Tempêtes, représentations formelles et mentales
En janvier 2006, un colloque international s’est tenu à l’université de Paris III, autour des thèmes : climat, orages et tempêtes. Il s’agissait pour les intervenants d’étudier les définitions de « l’évènement climatique du XVIIe au XVIIIe siècle » et d’en relever les impacts sur la création littéraire et artistique. Il peut y avoir recoupement entre ce colloque et celui que le présent argument annonce mais alors ce recoupement serait moindre.

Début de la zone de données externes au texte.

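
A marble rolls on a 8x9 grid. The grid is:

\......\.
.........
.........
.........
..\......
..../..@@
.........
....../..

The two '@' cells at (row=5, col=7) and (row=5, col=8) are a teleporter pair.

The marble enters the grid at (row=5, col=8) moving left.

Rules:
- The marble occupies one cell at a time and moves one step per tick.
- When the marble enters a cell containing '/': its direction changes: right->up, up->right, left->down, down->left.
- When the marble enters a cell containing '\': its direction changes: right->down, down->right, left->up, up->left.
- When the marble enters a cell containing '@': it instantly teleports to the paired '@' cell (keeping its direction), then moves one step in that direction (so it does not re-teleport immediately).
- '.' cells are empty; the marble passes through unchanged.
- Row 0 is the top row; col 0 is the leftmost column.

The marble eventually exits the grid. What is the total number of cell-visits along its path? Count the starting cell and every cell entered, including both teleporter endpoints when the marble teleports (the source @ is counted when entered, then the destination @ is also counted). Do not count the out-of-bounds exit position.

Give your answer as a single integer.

Answer: 7

Derivation:
Step 1: enter (5,8), '@' teleport (5,8)->(5,7), also enter (5,7), move left to (5,6)
Step 2: enter (5,6), '.' pass, move left to (5,5)
Step 3: enter (5,5), '.' pass, move left to (5,4)
Step 4: enter (5,4), '/' deflects left->down, move down to (6,4)
Step 5: enter (6,4), '.' pass, move down to (7,4)
Step 6: enter (7,4), '.' pass, move down to (8,4)
Step 7: at (8,4) — EXIT via bottom edge, pos 4
Path length (cell visits): 7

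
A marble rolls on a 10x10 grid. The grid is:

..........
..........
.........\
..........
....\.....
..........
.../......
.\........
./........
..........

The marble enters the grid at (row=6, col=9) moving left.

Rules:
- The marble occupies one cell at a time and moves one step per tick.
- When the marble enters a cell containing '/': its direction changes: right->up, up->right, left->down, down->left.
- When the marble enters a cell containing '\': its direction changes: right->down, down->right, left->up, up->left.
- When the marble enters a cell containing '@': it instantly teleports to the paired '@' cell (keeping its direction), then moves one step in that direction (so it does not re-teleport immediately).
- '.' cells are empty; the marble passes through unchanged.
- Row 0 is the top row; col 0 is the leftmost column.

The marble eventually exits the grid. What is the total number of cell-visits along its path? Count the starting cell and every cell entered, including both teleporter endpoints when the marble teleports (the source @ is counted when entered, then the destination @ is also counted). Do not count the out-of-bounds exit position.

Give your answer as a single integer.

Answer: 10

Derivation:
Step 1: enter (6,9), '.' pass, move left to (6,8)
Step 2: enter (6,8), '.' pass, move left to (6,7)
Step 3: enter (6,7), '.' pass, move left to (6,6)
Step 4: enter (6,6), '.' pass, move left to (6,5)
Step 5: enter (6,5), '.' pass, move left to (6,4)
Step 6: enter (6,4), '.' pass, move left to (6,3)
Step 7: enter (6,3), '/' deflects left->down, move down to (7,3)
Step 8: enter (7,3), '.' pass, move down to (8,3)
Step 9: enter (8,3), '.' pass, move down to (9,3)
Step 10: enter (9,3), '.' pass, move down to (10,3)
Step 11: at (10,3) — EXIT via bottom edge, pos 3
Path length (cell visits): 10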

Il ne s’agit pas pour nous d’étudier le changement climatique planétaire bien que la tempête soit au départ un « évènement climatique et astrologique ».
Notre exploration porte sur « La » tempête en tant que fait culturel et historique, et, de concert, sur la figuration formelle des représentations mentales. Dans l’art et la littérature, précisément, elle est figure formelle.

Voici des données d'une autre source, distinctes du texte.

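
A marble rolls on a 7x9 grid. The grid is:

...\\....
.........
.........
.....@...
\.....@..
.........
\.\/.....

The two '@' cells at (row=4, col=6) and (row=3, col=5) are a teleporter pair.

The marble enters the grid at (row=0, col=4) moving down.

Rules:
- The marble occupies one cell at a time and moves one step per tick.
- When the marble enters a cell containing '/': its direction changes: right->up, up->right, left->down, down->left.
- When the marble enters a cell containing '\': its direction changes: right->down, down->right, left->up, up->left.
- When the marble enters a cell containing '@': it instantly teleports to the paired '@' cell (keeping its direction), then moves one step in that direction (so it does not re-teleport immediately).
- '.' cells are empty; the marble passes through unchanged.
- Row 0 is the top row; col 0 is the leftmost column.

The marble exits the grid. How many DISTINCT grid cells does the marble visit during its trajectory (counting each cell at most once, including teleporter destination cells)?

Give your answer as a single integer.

Answer: 5

Derivation:
Step 1: enter (0,4), '\' deflects down->right, move right to (0,5)
Step 2: enter (0,5), '.' pass, move right to (0,6)
Step 3: enter (0,6), '.' pass, move right to (0,7)
Step 4: enter (0,7), '.' pass, move right to (0,8)
Step 5: enter (0,8), '.' pass, move right to (0,9)
Step 6: at (0,9) — EXIT via right edge, pos 0
Distinct cells visited: 5 (path length 5)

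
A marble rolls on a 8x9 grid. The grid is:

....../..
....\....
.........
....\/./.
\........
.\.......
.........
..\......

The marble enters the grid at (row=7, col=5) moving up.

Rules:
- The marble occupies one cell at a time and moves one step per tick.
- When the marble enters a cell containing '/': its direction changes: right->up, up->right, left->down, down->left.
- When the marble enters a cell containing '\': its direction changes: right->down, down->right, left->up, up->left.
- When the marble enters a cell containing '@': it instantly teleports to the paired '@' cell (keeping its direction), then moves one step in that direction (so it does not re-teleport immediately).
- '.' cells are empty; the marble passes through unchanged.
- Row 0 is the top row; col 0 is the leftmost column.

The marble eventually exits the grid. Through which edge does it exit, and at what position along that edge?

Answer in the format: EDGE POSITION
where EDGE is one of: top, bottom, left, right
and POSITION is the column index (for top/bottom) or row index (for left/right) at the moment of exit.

Answer: top 7

Derivation:
Step 1: enter (7,5), '.' pass, move up to (6,5)
Step 2: enter (6,5), '.' pass, move up to (5,5)
Step 3: enter (5,5), '.' pass, move up to (4,5)
Step 4: enter (4,5), '.' pass, move up to (3,5)
Step 5: enter (3,5), '/' deflects up->right, move right to (3,6)
Step 6: enter (3,6), '.' pass, move right to (3,7)
Step 7: enter (3,7), '/' deflects right->up, move up to (2,7)
Step 8: enter (2,7), '.' pass, move up to (1,7)
Step 9: enter (1,7), '.' pass, move up to (0,7)
Step 10: enter (0,7), '.' pass, move up to (-1,7)
Step 11: at (-1,7) — EXIT via top edge, pos 7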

Les colorations conjoncturelles, historiques et culturelles de cette figure n’en saturent pas l’essence spirituelle. Nous sommes en effet en présence d’une question ou d’un thème qui traverse l’histoire, les langues et les cultures. Les représentations peuvent varier mais il est une donnée essentielle de la tempête qui persiste : elle est basculement d’un ordre préalable vers un éventuel chaos, crise géophysique et métaphysique. Il y a des voyages qui reconstituent le trajet d’une quête spirituelle ou d’une méditation. À l’origine, vengeance de Dieu ou des Dieux, elle devient une possibilité, cycliquement vérifiée du monde. Il y a des voyages qui ont pour scène la conscience ou l’intériorité. Signe de la cruelle nature (extérieure), elle glisse et fait glisser les représentations vers l’intériorité psychique du moi ou de l’autre (la tempête passionnelle romantique par exemple, est une expérience intime).
Tempête psychique. Dans la nouvelle, Le Horla par exemple, Guy de Maupassant décrit une tempête de l’âme : la montée des ombres fait trembler jusqu’au délire son personnage, assailli de bouffées délirantes. Il perd le sens du réel et se noie dans ses remous intérieurs. Cette tempête littéraire semble décrire une crise paranoïaque.

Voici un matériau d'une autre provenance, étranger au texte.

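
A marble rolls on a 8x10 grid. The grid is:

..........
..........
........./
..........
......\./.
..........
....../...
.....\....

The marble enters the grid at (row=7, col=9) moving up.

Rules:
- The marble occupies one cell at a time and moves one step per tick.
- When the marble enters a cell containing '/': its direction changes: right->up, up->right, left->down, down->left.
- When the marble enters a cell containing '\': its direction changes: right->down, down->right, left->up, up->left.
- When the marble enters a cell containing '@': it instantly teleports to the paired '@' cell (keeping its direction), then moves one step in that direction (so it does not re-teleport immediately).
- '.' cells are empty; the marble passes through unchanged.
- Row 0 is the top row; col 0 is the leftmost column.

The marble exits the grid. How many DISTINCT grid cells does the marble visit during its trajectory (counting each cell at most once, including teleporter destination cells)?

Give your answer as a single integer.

Answer: 6

Derivation:
Step 1: enter (7,9), '.' pass, move up to (6,9)
Step 2: enter (6,9), '.' pass, move up to (5,9)
Step 3: enter (5,9), '.' pass, move up to (4,9)
Step 4: enter (4,9), '.' pass, move up to (3,9)
Step 5: enter (3,9), '.' pass, move up to (2,9)
Step 6: enter (2,9), '/' deflects up->right, move right to (2,10)
Step 7: at (2,10) — EXIT via right edge, pos 2
Distinct cells visited: 6 (path length 6)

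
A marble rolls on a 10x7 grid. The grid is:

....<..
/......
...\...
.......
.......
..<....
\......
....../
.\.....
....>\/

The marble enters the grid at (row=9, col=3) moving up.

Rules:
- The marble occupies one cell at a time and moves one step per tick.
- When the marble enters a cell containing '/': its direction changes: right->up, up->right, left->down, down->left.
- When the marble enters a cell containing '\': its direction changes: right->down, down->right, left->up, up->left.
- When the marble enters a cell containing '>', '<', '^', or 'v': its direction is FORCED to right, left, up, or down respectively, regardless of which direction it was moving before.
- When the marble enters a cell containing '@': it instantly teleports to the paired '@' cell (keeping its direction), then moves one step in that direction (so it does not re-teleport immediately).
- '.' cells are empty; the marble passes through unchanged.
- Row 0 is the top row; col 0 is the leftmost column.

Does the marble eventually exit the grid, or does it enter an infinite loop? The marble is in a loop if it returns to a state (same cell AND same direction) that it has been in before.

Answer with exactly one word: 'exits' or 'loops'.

Answer: exits

Derivation:
Step 1: enter (9,3), '.' pass, move up to (8,3)
Step 2: enter (8,3), '.' pass, move up to (7,3)
Step 3: enter (7,3), '.' pass, move up to (6,3)
Step 4: enter (6,3), '.' pass, move up to (5,3)
Step 5: enter (5,3), '.' pass, move up to (4,3)
Step 6: enter (4,3), '.' pass, move up to (3,3)
Step 7: enter (3,3), '.' pass, move up to (2,3)
Step 8: enter (2,3), '\' deflects up->left, move left to (2,2)
Step 9: enter (2,2), '.' pass, move left to (2,1)
Step 10: enter (2,1), '.' pass, move left to (2,0)
Step 11: enter (2,0), '.' pass, move left to (2,-1)
Step 12: at (2,-1) — EXIT via left edge, pos 2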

Il y a une expérience spatiale de la tempête. Il y a des voyages qui sont la spatialisation d’un temps qui passe. Nous devons aux relations de voyages, tantôt fictifs, tantôt réels, la consécration de cette expérience. Les récits de voyage, en vogue au cours des XVIe-XVIIIe siècles instituent cette expérience en topos littéraire. C’est d’ailleurs, entre autres grâce à ces innombrables récits, que nous devons l’intérêt théorique et narratologique accordé à la thématique du voyage et ses suites, dont la tempête. Cela ne doit pas étonner. Au cours de ces deux siècles, particulièrement effervescents, voyager constitue une exigence. Partir à la découverte de nouvelles contrées devient quasiment un mot d’ordre. Il faut de ces voyages pour assurer à l’esprit une sorte de régénération. L’aspect géographique est partiel quand nous concevons les approfondissements philosophiques, éthiques et esthétiques actualisés à l’occasion de chaque voyage.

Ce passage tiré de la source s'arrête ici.